竹丸がそう言うと、ひっくり返してその頬を打った。


「余計なこと言うんじゃないよ。アッちゃんの前では今までの姿をしてりゃいいだけの話なんだから。ま、アッちゃんと一緒に遠くに逃げて遊んで暮らしてもいいし」


「ひ、ヒナタさんは?」


また頬を平手で打ちつける。


「あんなやつ関係ないでしょ。たかが人間だよ」

「ヒ、ヒナタさんは世界を救うのです」


自分には関係がないことをペチャクチャとしゃべるやつだと、前野は板間に竹丸を転がす。

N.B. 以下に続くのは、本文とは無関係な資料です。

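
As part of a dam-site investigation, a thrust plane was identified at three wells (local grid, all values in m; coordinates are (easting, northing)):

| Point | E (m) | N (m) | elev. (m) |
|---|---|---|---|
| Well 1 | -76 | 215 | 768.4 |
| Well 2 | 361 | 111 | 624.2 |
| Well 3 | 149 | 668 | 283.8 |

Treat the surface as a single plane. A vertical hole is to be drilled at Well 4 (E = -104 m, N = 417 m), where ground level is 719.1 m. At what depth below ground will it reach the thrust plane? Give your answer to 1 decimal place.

99.7 m

Let the plane be z = a·E + b·N + c.
Well 2−Well 1: 437a − 104b = −144.2;  Well 3−Well 1: 225a + 453b = −484.6.
Solving gives a = −0.52277, b = −0.81010.
Then c = 768.4 − a·-76 − b·215 = 902.84.
At (-104, 417): z_contact = 54.37 − 337.81 + 902.84 = 619.40 m.
Depth below ground = 719.1 − 619.40 = 99.7 m.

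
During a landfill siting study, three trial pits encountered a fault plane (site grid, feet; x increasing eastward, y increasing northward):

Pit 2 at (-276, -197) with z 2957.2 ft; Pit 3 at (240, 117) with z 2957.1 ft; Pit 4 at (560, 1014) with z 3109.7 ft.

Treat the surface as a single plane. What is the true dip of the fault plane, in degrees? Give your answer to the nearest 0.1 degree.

14.3°

Let the plane be z = a·x + b·y + c.
Pit 3−Pit 2: 516a + 314b = −0.1;  Pit 4−Pit 2: 836a + 1211b = 152.5.
Solving gives a = −0.13248, b = 0.21738.
Gradient magnitude |∇z| = √(a² + b²) = √(0.01755 + 0.04726) = 0.25457.
True dip = arctan(0.25457) = 14.3°, dipping toward SSE (azimuth ≈ 149°).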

そして、面倒だから殺して肝臓を抜いてしまおうと思った。

前野の爪が鋭く伸びて輝いた。


しかし、前野は気付いたように竹丸をひっくり返して顔を覗き込んだ。


「アンタ、天狗の郷ではおそらく高位の僧侶でしょ?」

「は、はぁ……」


「天狗の修行は厳しく、僧侶は修行中は精を漏らすのは固く禁じられているはずよね?」

「そ、その通り。この竹丸、まだ精を漏らしたことはありません」


前野はニヤリと笑った。


「フン。肝臓を抜かなくとも不老長生の霊薬はここにあるじゃない!」


そう言って、竹丸のスーツを破り下着も何も取り除いてしまった。


「何百年も放出されなかった初精しょせいは美容にも不老長生にもよいはず。さっそくアンタが生きた証を頂戴しよう」

「な、なにをなさるのです。私は、あなたを……狐仙こせんのあなたを尊敬していたのに」


「フン。その狐仙さまを抱いて死ねるんだから本望だろ?」


そう言いながら前野も裸になってしまった。

そして、仰向けになっている竹丸の上に乗りかかった。


ふとリビングのテーブルが見えた。

その上には札束が見える。おそらく三百万円はあるだろう。

前野は竹丸の体を踏んづけながらその場所に急いでそれを手に取った。


「すごいお金! コンなにむき出しにして置いてちゃ物騒でしょ。あ、あ、あ、アグ!」


裸で、札束を手に取ったまま前野は動けなくなってしまった。